Frutos de outono

Conversamos por certo tempo. Ela sofrida, ferida, traumatizada, cercada de parasitas. A deixei falar pelo tempo que foi necessário. As vezes nascemos em lugares que nos são tóxicos, nocivos. Vamos voltar ao início, pensei eu como um psicólogo. Vamos buscar as raízes do problema. Sabe aqueles dias que você sente fome mas não quer comer? Ou quer comer mas não tem forças para pegar a comida? Falta um sal, um tempero. Não na comida, mas na vida. E que tempero seria esse? Seria uma espécie de catalisador. Um estimulante. Um algo mais que te faz bem. E pode estar ali, mesmo que invisível ou distante.

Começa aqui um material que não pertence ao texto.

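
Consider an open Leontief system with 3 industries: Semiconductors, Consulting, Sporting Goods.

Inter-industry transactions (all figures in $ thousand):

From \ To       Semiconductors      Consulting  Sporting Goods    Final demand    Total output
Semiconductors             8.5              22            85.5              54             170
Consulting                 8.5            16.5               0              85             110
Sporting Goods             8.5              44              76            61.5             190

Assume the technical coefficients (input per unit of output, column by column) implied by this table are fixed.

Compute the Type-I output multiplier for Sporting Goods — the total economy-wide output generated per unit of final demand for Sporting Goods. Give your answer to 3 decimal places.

Technical coefficients a_ij = z_ij / X_j:
  a_11 = 8.5/170 = 0.05, a_21 = 8.5/170 = 0.05, a_31 = 8.5/170 = 0.05
  a_12 = 22/110 = 0.20, a_22 = 16.5/110 = 0.15, a_32 = 44/110 = 0.40
  a_13 = 85.5/190 = 0.45, a_23 = 0/190 = 0.00, a_33 = 76/190 = 0.40
I − A =
  [   0.95    -0.20    -0.45]
  [  -0.05     0.85     0.00]
  [  -0.05    -0.40     0.60]
Cofactors of I−A, C_ij = (−1)^(i+j)·(minor ij) (rows/columns in the sector order above):
  C_11 = (0.85)(0.60) − (0.00)(-0.40) = 0.5100
  C_12 = −[(-0.05)(0.60) − (0.00)(-0.05)] = 0.0300
  C_13 = (-0.05)(-0.40) − (0.85)(-0.05) = 0.0625
  C_21 = −[(-0.20)(0.60) − (-0.45)(-0.40)] = 0.3000
  C_22 = (0.95)(0.60) − (-0.45)(-0.05) = 0.5475
  C_23 = −[(0.95)(-0.40) − (-0.20)(-0.05)] = 0.3900
  C_31 = (-0.20)(0.00) − (-0.45)(0.85) = 0.3825
  C_32 = −[(0.95)(0.00) − (-0.45)(-0.05)] = 0.0225
  C_33 = (0.95)(0.85) − (-0.20)(-0.05) = 0.7975
det(I−A) = Σ_j (I−A)_1j·C_1j = (0.95)(0.5100) + (-0.20)(0.0300) + (-0.45)(0.0625) = 0.450375
adj(I−A) = Cᵀ =
  [ 0.5100   0.3000   0.3825]
  [ 0.0300   0.5475   0.0225]
  [ 0.0625   0.3900   0.7975]
(I − A)⁻¹ = adj(I−A) / det(I−A) ≈
  [   1.1324     0.6661     0.8493]
  [   0.0666     1.2157     0.0500]
  [   0.1388     0.8659     1.7707]
The output multiplier for sector j is the column-j sum of the Leontief inverse (I − A)⁻¹ = adj(I−A) / det(I−A).
Column 3 of adj(I−A): (0.3825, 0.0225, 0.7975); det(I−A) = 0.450375.
m_3 = (0.3825 + 0.0225 + 0.7975) / 0.450375 = 1.2025 / 0.450375 ≈ 2.670.

m_3 = 2.670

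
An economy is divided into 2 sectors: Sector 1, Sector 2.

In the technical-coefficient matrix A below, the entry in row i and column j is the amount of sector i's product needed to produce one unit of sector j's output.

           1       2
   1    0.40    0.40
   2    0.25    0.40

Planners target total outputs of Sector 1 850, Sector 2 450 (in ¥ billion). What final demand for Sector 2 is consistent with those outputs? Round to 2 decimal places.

d_2 = 57.50

I − A =
  [   0.60    -0.40]
  [  -0.25     0.60]
d = (I − A) x:
  d_1 = (+0.60)·850 + (-0.40)·450 = 330.00
  d_2 = (-0.25)·850 + (+0.60)·450 = 57.50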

Um pouco de carinho afofa a terra e torna mais visível o que já estava ali, mesmo que entre as pedras. Micélios fúngicos são como linhas telefônicas. Mais que isso. São como correios; trazem e entregam pacotes. Retirei dela os parasitas. Podei suas tristezas. Lembranças de morte e maus tratos que lhe pesavam a copa e lhe enfeiavam a alma.

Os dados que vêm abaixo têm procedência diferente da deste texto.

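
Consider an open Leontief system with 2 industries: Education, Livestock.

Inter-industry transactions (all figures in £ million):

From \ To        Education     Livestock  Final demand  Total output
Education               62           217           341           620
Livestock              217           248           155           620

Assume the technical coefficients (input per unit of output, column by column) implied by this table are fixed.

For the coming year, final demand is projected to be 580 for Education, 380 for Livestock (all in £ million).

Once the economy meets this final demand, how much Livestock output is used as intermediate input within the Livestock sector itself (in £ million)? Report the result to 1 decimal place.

Technical coefficients a_ij = z_ij / X_j:
  a_11 = 62/620 = 0.10, a_21 = 217/620 = 0.35
  a_12 = 217/620 = 0.35, a_22 = 248/620 = 0.40
I − A =
  [   0.90    -0.35]
  [  -0.35     0.60]
det(I−A) = (0.90)(0.60) − (-0.35)(-0.35) = 0.4175
adj(I−A) = [[0.60, 0.35], [0.35, 0.90]]
(I − A)⁻¹ = adj(I−A) / det(I−A) ≈
  [   1.4371     0.8383]
  [   0.8383     2.1557]
First solve x = (I − A)⁻¹ d = adj(I−A)·d / det(I−A); in particular x_2 = (0.35·580 + 0.90·380) / 0.4175 = 545.00 / 0.4175 ≈ 1305.389.
Intermediate flow from 2 to 2: z_22 = a_22 · x_2 = 0.40 × 545.00 / 0.4175 = 218.00 / 0.4175 ≈ 522.2.

z_22 = 522.2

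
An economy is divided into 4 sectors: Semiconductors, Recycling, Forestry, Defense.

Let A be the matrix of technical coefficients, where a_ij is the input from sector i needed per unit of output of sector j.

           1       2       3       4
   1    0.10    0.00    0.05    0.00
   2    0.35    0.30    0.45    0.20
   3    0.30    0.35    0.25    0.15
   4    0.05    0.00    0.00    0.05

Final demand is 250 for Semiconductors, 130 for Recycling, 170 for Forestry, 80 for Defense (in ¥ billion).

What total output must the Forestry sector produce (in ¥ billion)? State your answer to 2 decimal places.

x_3 = 786.64

I − A =
  [   0.90     0.00    -0.05     0.00]
  [  -0.35     0.70    -0.45    -0.20]
  [  -0.30    -0.35     0.75    -0.15]
  [  -0.05     0.00     0.00     0.95]
Compute the cofactors C_ij = (−1)^(i+j)·(3×3 minor ij) of I−A; the adjugate is their transpose:
adj(I−A) = Cᵀ =
  [ 0.349125   0.016625   0.033250   0.008750]
  [ 0.388500   0.626625   0.401875   0.195375]
  [ 0.324625   0.299250   0.598500   0.157500]
  [ 0.018375   0.000875   0.001750   0.314125]
det(I−A) = Σ_j (I−A)_1j·C_1j = (0.90)(0.349125) + (0.00)(0.388500) + (-0.05)(0.324625) + (0.00)(0.018375) = 0.29798125
(I − A)⁻¹ = adj(I−A) / det(I−A) ≈
  [   1.1716     0.0558     0.1116     0.0294]
  [   1.3038     2.1029     1.3487     0.6557]
  [   1.0894     1.0043     2.0085     0.5286]
  [   0.0617     0.0029     0.0059     1.0542]
x = (I − A)⁻¹ d = adj(I−A)·d / det(I−A), with det(I−A) = 0.29798125:
  x_1 = (0.349125·250 + 0.016625·130 + 0.033250·170 + 0.008750·80) / 0.29798125 = 95.795 / 0.29798125 ≈ 321.48
  x_2 = (0.388500·250 + 0.626625·130 + 0.401875·170 + 0.195375·80) / 0.29798125 = 262.535 / 0.29798125 ≈ 881.05
  x_3 = (0.324625·250 + 0.299250·130 + 0.598500·170 + 0.157500·80) / 0.29798125 = 234.40375 / 0.29798125 ≈ 786.64
  x_4 = (0.018375·250 + 0.000875·130 + 0.001750·170 + 0.314125·80) / 0.29798125 = 30.135 / 0.29798125 ≈ 101.13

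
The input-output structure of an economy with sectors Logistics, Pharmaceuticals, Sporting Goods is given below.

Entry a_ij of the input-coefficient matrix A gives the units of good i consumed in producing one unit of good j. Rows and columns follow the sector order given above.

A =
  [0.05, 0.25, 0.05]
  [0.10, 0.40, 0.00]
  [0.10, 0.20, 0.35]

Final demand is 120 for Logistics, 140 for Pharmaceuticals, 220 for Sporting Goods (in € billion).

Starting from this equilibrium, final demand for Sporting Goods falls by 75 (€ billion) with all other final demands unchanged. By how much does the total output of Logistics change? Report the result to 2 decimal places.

Δx_L = -6.42

I − A =
  [   0.95    -0.25    -0.05]
  [  -0.10     0.60     0.00]
  [  -0.10    -0.20     0.65]
Cofactors of I−A, C_ij = (−1)^(i+j)·(minor ij) (rows/columns in the sector order above):
  C_11 = (0.60)(0.65) − (0.00)(-0.20) = 0.3900
  C_12 = −[(-0.10)(0.65) − (0.00)(-0.10)] = 0.0650
  C_13 = (-0.10)(-0.20) − (0.60)(-0.10) = 0.0800
  C_21 = −[(-0.25)(0.65) − (-0.05)(-0.20)] = 0.1725
  C_22 = (0.95)(0.65) − (-0.05)(-0.10) = 0.6125
  C_23 = −[(0.95)(-0.20) − (-0.25)(-0.10)] = 0.2150
  C_31 = (-0.25)(0.00) − (-0.05)(0.60) = 0.0300
  C_32 = −[(0.95)(0.00) − (-0.05)(-0.10)] = 0.0050
  C_33 = (0.95)(0.60) − (-0.25)(-0.10) = 0.5450
det(I−A) = Σ_j (I−A)_1j·C_1j = (0.95)(0.3900) + (-0.25)(0.0650) + (-0.05)(0.0800) = 0.35025
adj(I−A) = Cᵀ =
  [ 0.3900   0.1725   0.0300]
  [ 0.0650   0.6125   0.0050]
  [ 0.0800   0.2150   0.5450]
(I − A)⁻¹ = adj(I−A) / det(I−A) ≈
  [   1.1135     0.4925     0.0857]
  [   0.1856     1.7488     0.0143]
  [   0.2284     0.6138     1.5560]
Δx = (I − A)⁻¹ Δd with Δd having -75 in the Sporting Goods component and 0 elsewhere.
So Δx_L = L_LS · (-75), where L_LS = adj(I−A)_LS / det(I−A) = 0.0300 / 0.35025.
Δx_L = 0.0300 × (-75) / 0.35025 = -2.25 / 0.35025 ≈ -6.42.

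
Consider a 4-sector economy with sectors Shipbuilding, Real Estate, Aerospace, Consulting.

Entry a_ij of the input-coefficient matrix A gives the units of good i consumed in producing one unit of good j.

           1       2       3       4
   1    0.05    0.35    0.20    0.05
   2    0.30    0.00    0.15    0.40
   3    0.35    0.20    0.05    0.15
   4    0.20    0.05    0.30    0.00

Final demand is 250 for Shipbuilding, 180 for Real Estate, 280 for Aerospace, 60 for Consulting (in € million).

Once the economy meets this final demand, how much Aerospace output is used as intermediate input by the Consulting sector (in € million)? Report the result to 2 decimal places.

I − A =
  [   0.95    -0.35    -0.20    -0.05]
  [  -0.30     1.00    -0.15    -0.40]
  [  -0.35    -0.20     0.95    -0.15]
  [  -0.20    -0.05    -0.30     1.00]
Compute the cofactors C_ij = (−1)^(i+j)·(3×3 minor ij) of I−A; the adjugate is their transpose:
adj(I−A) = Cᵀ =
  [ 0.830875   0.363625   0.305875   0.232875]
  [ 0.446500   0.769000   0.335500   0.380250]
  [ 0.451250   0.329000   0.787250   0.272250]
  [ 0.323875   0.209875   0.314125   0.673875]
det(I−A) = Σ_j (I−A)_1j·C_1j = (0.95)(0.830875) + (-0.35)(0.446500) + (-0.20)(0.451250) + (-0.05)(0.323875) = 0.5266125
(I − A)⁻¹ = adj(I−A) / det(I−A) ≈
  [   1.5778     0.6905     0.5808     0.4422]
  [   0.8479     1.4603     0.6371     0.7221]
  [   0.8569     0.6247     1.4949     0.5170]
  [   0.6150     0.3985     0.5965     1.2796]
First solve x = (I − A)⁻¹ d = adj(I−A)·d / det(I−A); in particular x_4 = (0.323875·250 + 0.209875·180 + 0.314125·280 + 0.673875·60) / 0.5266125 = 247.13375 / 0.5266125 ≈ 469.2896.
Intermediate flow from 3 to 4: z_34 = a_34 · x_4 = 0.15 × 247.13375 / 0.5266125 = 37.0700625 / 0.5266125 ≈ 70.39.

z_34 = 70.39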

Então ela adormeceu. Por dois anos sonhou novos tons de verde. Esperança ao vento. Fechou suas cicatrizes. Fortaleceu sua base. E fomos conversando. Sem pressa. Sem cobranças. Por dois anos.

Hoje a visito quase todos os dias. E está linda. Levanta os braços para os céus quando me vê. E acena para mim. E me chama para ver seus frutos. Belos, lustrosos e saborosos! Centenas! E os oferece a mim. Frutos do meu carinho e cuidado. Mas as formigas estão sempre rondando... Não sei por quanto tempo estaremos juntos. Mas não nos preocupemos... Vamos aprendendo que o melhor das melhores viagens é o caminho, e que chegar, na verdade é apenas uma parada, uma estação; outono. Época de tangerinas.